Tesco, Sainsbury’s, ASDA, Morrisons and Aldi are the five biggest supermarkets in the UK. Because they have more stores and more customers, they produce a lot more plastic than some of the other supermarkets in the league table. That means they have a responsibility to lead the way – and an opportunity to have the biggest impact.
EIA Senior Campaigner Christina Dixon said: “In our third year of looking at plastic packaging in UK supermarkets, we had hoped to see a much sharper downwards trajectory as strategies and targets bear fruit. Instead, we are looking at a relatively static picture which represents a drop in the ocean of tackling plastic pollution. The sector urgently needs to pick up the pace of plastic reduction.”
Other findings in the survey include:
- Aldi climbed from last place to second. They reduced their overall plastic footprint, removed single-use plastic carrier bags and committed to halve their plastic footprint by 2025.
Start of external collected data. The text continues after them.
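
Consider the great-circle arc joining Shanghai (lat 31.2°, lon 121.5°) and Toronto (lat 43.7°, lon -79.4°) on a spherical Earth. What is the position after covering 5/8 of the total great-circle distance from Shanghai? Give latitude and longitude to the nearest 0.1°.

≈ lat 75.5°, lon -130.5°

The haversine formula gives a central angle δ ≈ 1.792 rad (102.7°) between the endpoints.
Interpolate at f = 5/8 with slerp weights a = sin((1−f)δ)/sin δ ≈ 0.638, b = sin(fδ)/sin δ ≈ 0.923.
p = a·p₁ + b·p₂ ≈ (-0.163, -0.190, 0.968); φ = arcsin(p_z) ≈ 75.51°, λ = atan2(p_y, p_x) ≈ -130.51°.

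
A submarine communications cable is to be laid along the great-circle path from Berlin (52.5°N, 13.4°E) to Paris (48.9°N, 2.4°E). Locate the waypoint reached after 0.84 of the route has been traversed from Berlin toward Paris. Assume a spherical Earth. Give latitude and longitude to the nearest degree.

The haversine formula gives a central angle δ ≈ 0.137 rad (7.8°) between the endpoints.
Interpolate at f = 0.84 with slerp weights a = sin((1−f)δ)/sin δ ≈ 0.160, b = sin(fδ)/sin δ ≈ 0.841.
p = a·p₁ + b·p₂ ≈ (0.647, 0.046, 0.761); φ = arcsin(p_z) ≈ 49.54°, λ = atan2(p_y, p_x) ≈ 4.05°.

≈ 50°N, 4°E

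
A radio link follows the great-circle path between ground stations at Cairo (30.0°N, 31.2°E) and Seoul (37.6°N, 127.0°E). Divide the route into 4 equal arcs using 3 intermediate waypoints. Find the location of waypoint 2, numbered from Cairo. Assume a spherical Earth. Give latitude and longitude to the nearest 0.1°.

From cos δ = sin φ₁ sin φ₂ + cos φ₁ cos φ₂ cos Δλ, the central angle is δ ≈ 1.333 rad (76.4°).
Interpolate at f = 2/4 with slerp weights a = sin((1−f)δ)/sin δ ≈ 0.636, b = sin(fδ)/sin δ ≈ 0.636.
p = a·p₁ + b·p₂ ≈ (0.168, 0.688, 0.706); φ = arcsin(p_z) ≈ 44.92°, λ = atan2(p_y, p_x) ≈ 76.28°.

≈ 44.9°N, 76.3°E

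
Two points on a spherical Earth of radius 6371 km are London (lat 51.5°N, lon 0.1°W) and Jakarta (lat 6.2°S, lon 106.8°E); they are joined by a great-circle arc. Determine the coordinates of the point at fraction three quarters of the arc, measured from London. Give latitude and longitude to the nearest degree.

≈ lat 14°N, lon 90°E

From cos δ = sin φ₁ sin φ₂ + cos φ₁ cos φ₂ cos Δλ, the central angle is δ ≈ 1.838 rad (105.3°).
Interpolate at f = 3/4 with slerp weights a = sin((1−f)δ)/sin δ ≈ 0.460, b = sin(fδ)/sin δ ≈ 1.018.
p = a·p₁ + b·p₂ ≈ (-0.006, 0.968, 0.250); φ = arcsin(p_z) ≈ 14.48°, λ = atan2(p_y, p_x) ≈ 90.36°.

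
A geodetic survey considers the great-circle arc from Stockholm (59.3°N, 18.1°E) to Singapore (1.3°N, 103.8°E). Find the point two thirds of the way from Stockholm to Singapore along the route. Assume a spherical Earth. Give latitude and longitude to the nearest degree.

Convert each endpoint to a unit vector on the sphere (x = cos φ cos λ, y = cos φ sin λ, z = sin φ).
The central angle between the endpoints is δ = arccos(p₁·p₂) ≈ 1.513 rad (86.7°).
Interpolate at f = 2/3 with slerp weights a = sin((1−f)δ)/sin δ ≈ 0.484, b = sin(fδ)/sin δ ≈ 0.848.
p = a·p₁ + b·p₂ ≈ (0.033, 0.900, 0.435); φ = arcsin(p_z) ≈ 25.81°, λ = atan2(p_y, p_x) ≈ 87.91°.

≈ (26°N, 88°E)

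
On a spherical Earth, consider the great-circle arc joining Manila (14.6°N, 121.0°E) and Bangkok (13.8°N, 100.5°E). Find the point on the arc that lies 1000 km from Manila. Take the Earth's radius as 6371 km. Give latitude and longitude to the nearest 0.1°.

≈ 14.5°N, 111.7°E

Convert each endpoint to a unit vector on the sphere (x = cos φ cos λ, y = cos φ sin λ, z = sin φ).
The central angle between the endpoints is δ = arccos(p₁·p₂) ≈ 0.347 rad (19.9°). The total great-circle distance is δ·R ≈ 0.347 × 6371 ≈ 2211 km, so the target fraction is f = 1000/2211 ≈ 0.452.
Interpolate at f ≈ 0.452 with slerp weights a = sin((1−f)δ)/sin δ ≈ 0.555, b = sin(fδ)/sin δ ≈ 0.460.
p = a·p₁ + b·p₂ ≈ (-0.358, 0.900, 0.250); φ = arcsin(p_z) ≈ 14.46°, λ = atan2(p_y, p_x) ≈ 111.71°.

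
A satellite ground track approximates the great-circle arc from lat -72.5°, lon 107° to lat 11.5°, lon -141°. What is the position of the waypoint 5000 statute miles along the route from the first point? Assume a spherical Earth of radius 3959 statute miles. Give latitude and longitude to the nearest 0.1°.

≈ lat -22.1°, lon -151.5°

Convert each endpoint to a unit vector on the sphere (x = cos φ cos λ, y = cos φ sin λ, z = sin φ).
The central angle between the endpoints is δ = arccos(p₁·p₂) ≈ 1.876 rad (107.5°). The total great-circle distance is δ·R ≈ 1.876 × 3959 ≈ 7427 mi, so the target fraction is f = 5000/7427 ≈ 0.673.
Interpolate at f ≈ 0.673 with slerp weights a = sin((1−f)δ)/sin δ ≈ 0.603, b = sin(fδ)/sin δ ≈ 0.999.
p = a·p₁ + b·p₂ ≈ (-0.814, -0.443, -0.376); φ = arcsin(p_z) ≈ -22.10°, λ = atan2(p_y, p_x) ≈ -151.46°.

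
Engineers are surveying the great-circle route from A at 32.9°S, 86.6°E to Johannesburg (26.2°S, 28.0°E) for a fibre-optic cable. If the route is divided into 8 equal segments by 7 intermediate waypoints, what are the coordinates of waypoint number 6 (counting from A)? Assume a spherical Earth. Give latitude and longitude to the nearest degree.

Write both endpoints as unit vectors p₁, p₂ with components (cos φ cos λ, cos φ sin λ, sin φ).
The central angle between the endpoints is δ = arccos(p₁·p₂) ≈ 0.886 rad (50.8°).
Interpolate at f = 6/8 with slerp weights a = sin((1−f)δ)/sin δ ≈ 0.284, b = sin(fδ)/sin δ ≈ 0.796.
p = a·p₁ + b·p₂ ≈ (0.645, 0.573, -0.506); φ = arcsin(p_z) ≈ -30.37°, λ = atan2(p_y, p_x) ≈ 41.63°.

≈ 30°S, 42°E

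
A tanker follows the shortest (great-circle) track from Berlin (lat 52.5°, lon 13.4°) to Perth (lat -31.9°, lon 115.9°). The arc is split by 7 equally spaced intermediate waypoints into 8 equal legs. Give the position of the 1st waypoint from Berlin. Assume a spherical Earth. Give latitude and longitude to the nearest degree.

≈ lat 47°, lon 36°

The haversine formula gives a central angle δ ≈ 2.131 rad (122.1°) between the endpoints.
Interpolate at f = 1/8 with slerp weights a = sin((1−f)δ)/sin δ ≈ 1.130, b = sin(fδ)/sin δ ≈ 0.311.
p = a·p₁ + b·p₂ ≈ (0.554, 0.397, 0.732); φ = arcsin(p_z) ≈ 47.06°, λ = atan2(p_y, p_x) ≈ 35.61°.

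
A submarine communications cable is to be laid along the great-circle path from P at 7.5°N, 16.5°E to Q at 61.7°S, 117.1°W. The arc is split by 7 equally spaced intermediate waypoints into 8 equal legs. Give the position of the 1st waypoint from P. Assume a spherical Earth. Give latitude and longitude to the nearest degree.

≈ 6°S, 11°E

Write both endpoints as unit vectors p₁, p₂ with components (cos φ cos λ, cos φ sin λ, sin φ).
The central angle between the endpoints is δ = arccos(p₁·p₂) ≈ 2.025 rad (116.0°).
Interpolate at f = 1/8 with slerp weights a = sin((1−f)δ)/sin δ ≈ 1.091, b = sin(fδ)/sin δ ≈ 0.279.
p = a·p₁ + b·p₂ ≈ (0.976, 0.189, -0.103); φ = arcsin(p_z) ≈ -5.92°, λ = atan2(p_y, p_x) ≈ 10.98°.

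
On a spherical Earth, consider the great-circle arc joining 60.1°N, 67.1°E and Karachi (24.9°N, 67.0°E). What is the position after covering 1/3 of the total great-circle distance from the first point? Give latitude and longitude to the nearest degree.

≈ 48°N, 67°E

Write both endpoints as unit vectors p₁, p₂ with components (cos φ cos λ, cos φ sin λ, sin φ).
The central angle between the endpoints is δ = arccos(p₁·p₂) ≈ 0.614 rad (35.2°).
Interpolate at f = 1/3 with slerp weights a = sin((1−f)δ)/sin δ ≈ 0.691, b = sin(fδ)/sin δ ≈ 0.353.
p = a·p₁ + b·p₂ ≈ (0.259, 0.612, 0.747); φ = arcsin(p_z) ≈ 48.37°, λ = atan2(p_y, p_x) ≈ 67.05°.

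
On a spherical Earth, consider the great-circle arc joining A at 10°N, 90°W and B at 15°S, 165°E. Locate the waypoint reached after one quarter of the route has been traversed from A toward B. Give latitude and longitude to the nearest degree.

Convert each endpoint to a unit vector on the sphere (x = cos φ cos λ, y = cos φ sin λ, z = sin φ).
The central angle between the endpoints is δ = arccos(p₁·p₂) ≈ 1.866 rad (106.9°).
Interpolate at f = 1/4 with slerp weights a = sin((1−f)δ)/sin δ ≈ 1.030, b = sin(fδ)/sin δ ≈ 0.470.
p = a·p₁ + b·p₂ ≈ (-0.439, -0.897, 0.057); φ = arcsin(p_z) ≈ 3.28°, λ = atan2(p_y, p_x) ≈ -116.07°.

≈ 3°N, 116°W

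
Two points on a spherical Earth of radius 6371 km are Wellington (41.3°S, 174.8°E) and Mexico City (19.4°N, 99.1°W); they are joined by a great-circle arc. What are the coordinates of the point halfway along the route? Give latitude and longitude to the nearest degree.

From cos δ = sin φ₁ sin φ₂ + cos φ₁ cos φ₂ cos Δλ, the central angle is δ ≈ 1.743 rad (99.8°).
Interpolate at f = 1/2 with slerp weights a = sin((1−f)δ)/sin δ ≈ 0.777, b = sin(fδ)/sin δ ≈ 0.777.
p = a·p₁ + b·p₂ ≈ (-0.697, -0.670, -0.255); φ = arcsin(p_z) ≈ -14.75°, λ = atan2(p_y, p_x) ≈ -136.11°.

≈ 15°S, 136°W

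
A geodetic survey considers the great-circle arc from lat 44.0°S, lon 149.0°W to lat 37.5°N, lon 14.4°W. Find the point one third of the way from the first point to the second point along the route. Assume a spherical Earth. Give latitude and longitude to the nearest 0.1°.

≈ lat 24.3°S, lon 94.1°W

The haversine formula gives a central angle δ ≈ 2.539 rad (145.4°) between the endpoints.
Interpolate at f = 1/3 with slerp weights a = sin((1−f)δ)/sin δ ≈ 1.750, b = sin(fδ)/sin δ ≈ 1.320.
p = a·p₁ + b·p₂ ≈ (-0.065, -0.909, -0.412); φ = arcsin(p_z) ≈ -24.34°, λ = atan2(p_y, p_x) ≈ -94.07°.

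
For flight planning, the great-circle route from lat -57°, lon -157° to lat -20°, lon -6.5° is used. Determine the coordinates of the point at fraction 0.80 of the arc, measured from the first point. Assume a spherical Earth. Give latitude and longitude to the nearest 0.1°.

The haversine formula gives a central angle δ ≈ 1.730 rad (99.1°) between the endpoints.
Interpolate at f = 0.80 with slerp weights a = sin((1−f)δ)/sin δ ≈ 0.343, b = sin(fδ)/sin δ ≈ 0.995.
p = a·p₁ + b·p₂ ≈ (0.757, -0.179, -0.628); φ = arcsin(p_z) ≈ -38.94°, λ = atan2(p_y, p_x) ≈ -13.30°.

≈ lat -38.9°, lon -13.3°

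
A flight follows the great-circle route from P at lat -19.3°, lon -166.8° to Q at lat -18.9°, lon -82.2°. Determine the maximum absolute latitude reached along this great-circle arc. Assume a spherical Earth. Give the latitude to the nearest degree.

The great circle lies in the plane with unit normal n̂ = (p₁ × p₂)/|p₁ × p₂|.
Here n̂_z ≈ +0.906; the vertex latitude is φ_max = arccos|n̂_z| ≈ 25.1°.
Check via Clairaut: cos φ_max = |cos φ₁| · sin C = cos(19.3°)·sin(106.3°) ≈ 0.906, again giving ≈ 25.1°.

≈ -25°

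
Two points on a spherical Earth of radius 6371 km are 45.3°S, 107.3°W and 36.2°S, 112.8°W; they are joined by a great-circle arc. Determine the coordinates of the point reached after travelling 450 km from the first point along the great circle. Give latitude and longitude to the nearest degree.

≈ 42°S, 110°W

The haversine formula gives a central angle δ ≈ 0.175 rad (10.0°) between the endpoints. The total great-circle distance is δ·R ≈ 0.175 × 6371 ≈ 1112 km, so the target fraction is f = 450/1112 ≈ 0.405.
Interpolate at f ≈ 0.405 with slerp weights a = sin((1−f)δ)/sin δ ≈ 0.597, b = sin(fδ)/sin δ ≈ 0.406.
p = a·p₁ + b·p₂ ≈ (-0.252, -0.703, -0.665); φ = arcsin(p_z) ≈ -41.65°, λ = atan2(p_y, p_x) ≈ -109.71°.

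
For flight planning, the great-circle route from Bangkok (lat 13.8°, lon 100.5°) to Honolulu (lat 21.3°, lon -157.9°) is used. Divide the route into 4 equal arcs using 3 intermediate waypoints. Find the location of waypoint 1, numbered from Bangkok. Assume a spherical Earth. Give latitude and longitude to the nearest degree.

≈ lat 22°, lon 124°

Convert each endpoint to a unit vector on the sphere (x = cos φ cos λ, y = cos φ sin λ, z = sin φ).
The central angle between the endpoints is δ = arccos(p₁·p₂) ≈ 1.666 rad (95.5°).
Interpolate at f = 1/4 with slerp weights a = sin((1−f)δ)/sin δ ≈ 0.953, b = sin(fδ)/sin δ ≈ 0.406.
p = a·p₁ + b·p₂ ≈ (-0.520, 0.768, 0.375); φ = arcsin(p_z) ≈ 22.03°, λ = atan2(p_y, p_x) ≈ 124.09°.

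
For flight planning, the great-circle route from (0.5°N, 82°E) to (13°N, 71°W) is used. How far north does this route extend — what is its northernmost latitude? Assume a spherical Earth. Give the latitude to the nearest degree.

≈ 28°N

The great circle lies in the plane with unit normal n̂ = (p₁ × p₂)/|p₁ × p₂|.
Here n̂_z ≈ -0.885; the vertex latitude is φ_max = arccos|n̂_z| ≈ 27.7°.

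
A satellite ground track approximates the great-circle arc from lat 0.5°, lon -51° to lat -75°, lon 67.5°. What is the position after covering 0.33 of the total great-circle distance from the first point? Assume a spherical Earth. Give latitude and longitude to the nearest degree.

≈ lat -31°, lon -43°

Convert each endpoint to a unit vector on the sphere (x = cos φ cos λ, y = cos φ sin λ, z = sin φ).
The central angle between the endpoints is δ = arccos(p₁·p₂) ≈ 1.703 rad (97.6°).
Interpolate at f = 0.33 with slerp weights a = sin((1−f)δ)/sin δ ≈ 0.917, b = sin(fδ)/sin δ ≈ 0.538.
p = a·p₁ + b·p₂ ≈ (0.630, -0.584, -0.511); φ = arcsin(p_z) ≈ -30.75°, λ = atan2(p_y, p_x) ≈ -42.82°.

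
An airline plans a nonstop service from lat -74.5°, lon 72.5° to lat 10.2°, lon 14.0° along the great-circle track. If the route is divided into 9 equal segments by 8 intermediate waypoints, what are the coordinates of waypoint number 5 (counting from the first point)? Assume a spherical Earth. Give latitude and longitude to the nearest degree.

Convert each endpoint to a unit vector on the sphere (x = cos φ cos λ, y = cos φ sin λ, z = sin φ).
The central angle between the endpoints is δ = arccos(p₁·p₂) ≈ 1.604 rad (91.9°).
Interpolate at f = 5/9 with slerp weights a = sin((1−f)δ)/sin δ ≈ 0.654, b = sin(fδ)/sin δ ≈ 0.778.
p = a·p₁ + b·p₂ ≈ (0.796, 0.352, -0.493); φ = arcsin(p_z) ≈ -29.52°, λ = atan2(p_y, p_x) ≈ 23.87°.

≈ lat -30°, lon 24°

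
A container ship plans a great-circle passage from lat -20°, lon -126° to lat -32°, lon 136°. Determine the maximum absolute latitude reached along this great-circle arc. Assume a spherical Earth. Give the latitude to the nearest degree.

The great circle lies in the plane with unit normal n̂ = (p₁ × p₂)/|p₁ × p₂|.
Here n̂_z ≈ -0.791; the vertex latitude is φ_max = arccos|n̂_z| ≈ 37.7°.
Check via Clairaut: cos φ_max = |cos φ₁| · sin C = cos(20.0°)·sin(122.7°) ≈ 0.791, again giving ≈ 37.7°.

≈ -38°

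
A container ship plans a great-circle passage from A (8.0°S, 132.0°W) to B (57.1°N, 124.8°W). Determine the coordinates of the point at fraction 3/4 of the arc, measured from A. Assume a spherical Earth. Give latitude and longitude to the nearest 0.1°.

≈ (40.9°N, 127.7°W)

From cos δ = sin φ₁ sin φ₂ + cos φ₁ cos φ₂ cos Δλ, the central angle is δ ≈ 1.141 rad (65.4°).
Interpolate at f = 3/4 with slerp weights a = sin((1−f)δ)/sin δ ≈ 0.310, b = sin(fδ)/sin δ ≈ 0.831.
p = a·p₁ + b·p₂ ≈ (-0.463, -0.598, 0.654); φ = arcsin(p_z) ≈ 40.87°, λ = atan2(p_y, p_x) ≈ -127.71°.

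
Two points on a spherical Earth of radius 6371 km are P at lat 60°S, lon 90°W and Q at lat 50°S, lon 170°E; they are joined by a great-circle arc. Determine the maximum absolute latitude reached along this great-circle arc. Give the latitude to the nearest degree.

≈ 67°S

The great circle lies in the plane with unit normal n̂ = (p₁ × p₂)/|p₁ × p₂|.
Here n̂_z ≈ -0.399; the vertex latitude is φ_max = arccos|n̂_z| ≈ 66.5°.
Check via Clairaut: cos φ_max = |cos φ₁| · sin C = cos(60.0°)·sin(127.2°) ≈ 0.399, again giving ≈ 66.5°.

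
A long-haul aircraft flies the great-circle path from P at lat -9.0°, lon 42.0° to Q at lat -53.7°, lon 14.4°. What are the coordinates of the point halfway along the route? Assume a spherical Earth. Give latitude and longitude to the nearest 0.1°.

From cos δ = sin φ₁ sin φ₂ + cos φ₁ cos φ₂ cos Δλ, the central angle is δ ≈ 0.871 rad (49.9°).
Interpolate at f = 1/2 with slerp weights a = sin((1−f)δ)/sin δ ≈ 0.551, b = sin(fδ)/sin δ ≈ 0.551.
p = a·p₁ + b·p₂ ≈ (0.721, 0.446, -0.531); φ = arcsin(p_z) ≈ -32.05°, λ = atan2(p_y, p_x) ≈ 31.72°.

≈ lat -32.1°, lon 31.7°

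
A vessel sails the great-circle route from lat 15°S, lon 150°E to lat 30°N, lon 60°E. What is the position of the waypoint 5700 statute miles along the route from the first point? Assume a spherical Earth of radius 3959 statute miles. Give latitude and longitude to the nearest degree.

≈ lat 26°N, lon 76°E

Convert each endpoint to a unit vector on the sphere (x = cos φ cos λ, y = cos φ sin λ, z = sin φ).
The central angle between the endpoints is δ = arccos(p₁·p₂) ≈ 1.701 rad (97.4°). The total great-circle distance is δ·R ≈ 1.701 × 3959 ≈ 6733 mi, so the target fraction is f = 5700/6733 ≈ 0.847.
Interpolate at f ≈ 0.847 with slerp weights a = sin((1−f)δ)/sin δ ≈ 0.260, b = sin(fδ)/sin δ ≈ 1.000.
p = a·p₁ + b·p₂ ≈ (0.215, 0.875, 0.433); φ = arcsin(p_z) ≈ 25.63°, λ = atan2(p_y, p_x) ≈ 76.18°.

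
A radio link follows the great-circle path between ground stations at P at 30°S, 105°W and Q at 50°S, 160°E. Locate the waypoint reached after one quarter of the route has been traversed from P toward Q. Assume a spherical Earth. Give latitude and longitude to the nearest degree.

≈ 42°S, 121°W

Convert each endpoint to a unit vector on the sphere (x = cos φ cos λ, y = cos φ sin λ, z = sin φ).
The central angle between the endpoints is δ = arccos(p₁·p₂) ≈ 1.230 rad (70.5°).
Interpolate at f = 1/4 with slerp weights a = sin((1−f)δ)/sin δ ≈ 0.846, b = sin(fδ)/sin δ ≈ 0.321.
p = a·p₁ + b·p₂ ≈ (-0.384, -0.637, -0.669); φ = arcsin(p_z) ≈ -41.98°, λ = atan2(p_y, p_x) ≈ -121.06°.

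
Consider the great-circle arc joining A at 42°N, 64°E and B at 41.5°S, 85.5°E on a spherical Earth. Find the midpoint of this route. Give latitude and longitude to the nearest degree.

Convert each endpoint to a unit vector on the sphere (x = cos φ cos λ, y = cos φ sin λ, z = sin φ).
The central angle between the endpoints is δ = arccos(p₁·p₂) ≈ 1.496 rad (85.7°).
Interpolate at f = 1/2 with slerp weights a = sin((1−f)δ)/sin δ ≈ 0.682, b = sin(fδ)/sin δ ≈ 0.682.
p = a·p₁ + b·p₂ ≈ (0.262, 0.965, 0.004); φ = arcsin(p_z) ≈ 0.25°, λ = atan2(p_y, p_x) ≈ 74.79°.

≈ 0°N, 75°E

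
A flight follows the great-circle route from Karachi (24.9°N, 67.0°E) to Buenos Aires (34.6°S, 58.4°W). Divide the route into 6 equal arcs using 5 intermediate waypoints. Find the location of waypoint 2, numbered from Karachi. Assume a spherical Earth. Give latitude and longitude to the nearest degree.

The haversine formula gives a central angle δ ≈ 2.307 rad (132.2°) between the endpoints.
Interpolate at f = 2/6 with slerp weights a = sin((1−f)δ)/sin δ ≈ 1.349, b = sin(fδ)/sin δ ≈ 0.939.
p = a·p₁ + b·p₂ ≈ (0.883, 0.468, 0.035); φ = arcsin(p_z) ≈ 2.00°, λ = atan2(p_y, p_x) ≈ 27.94°.

≈ (2°N, 28°E)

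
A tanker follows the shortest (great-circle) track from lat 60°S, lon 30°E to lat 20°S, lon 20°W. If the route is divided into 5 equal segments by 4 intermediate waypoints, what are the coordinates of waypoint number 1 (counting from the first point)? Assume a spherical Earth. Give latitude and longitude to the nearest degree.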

- Morrison’s slipped down to ninth place as their plastic use increased. A significant rise in plastic bags and water bottles is a particular area for concern.
- More than 1.58 billion plastic ‘bags for life’ (which contain more plastic than thinner single-use bags) were issued in 2019, a 4.5 per cent increase over 2018. This represents almost 57 bags per UK household during the year.
- The number of single-use plastic carrier bags issued fell by 33 per cent and several supermarkets (Aldi, Lidl, Iceland, M&S) have banned them entirely.
- Almost 2.5 billion plastic water bottles were sold or given away in UK supermarkets in 2019.
- While most companies reported reductions on own-brand plastic packaging, the percentage of branded packaging in 2019 increased by five per cent compared to 2017.
Own-brand vs branded plastic packaging
Dixon from EIA said: “Supermarket targets and reduction efforts are primarily focused on own-brand plastic packaging, which makes sense as they have more direct control over the supply chain.
“However, this means that the amount of packaging used for popular branded goods is not reducing, and we’d like to see supermarkets increasingly taking the fight to the big manufacturers and compelling them in turn to drive down their own plastic footprints. This can be achieved through sourcing policies that reflect packaging reduction requirements and the phasing out of problematic plastics, working with brands to test alternatives and, ultimately, pledges to de-list suppliers which will not comply.”
The worst plastic polluters were Coca-Cola, Pepsico and Nestle according to Changing Markets Foundation in their 2020 report Talking Trash.
Reuse and refill
A key recommendation of Checking Out on Plastics III is for supermarkets to devise strategies that include specific targets for increasing reusable and refillable packaging and delivery systems, both in-store and online, as a way to reduce unnecessary plastic packaging. Greenpeace is calling for 25% of packaging to be reusable by 2025, and 50% reusable by 2030.
Nina Schrank, Senior Plastics Campaigner at Greenpeace UK, said:
“All supermarkets should follow Sainsbury’s, and now Aldi, in committing to reduce plastic packaging by 50 per cent by 2025, at the very least. How these commitments are met is also crucial. Half of that reduction should come from reuse and refill systems, so we can ensure that packaging stays in those systems and out of the environment.”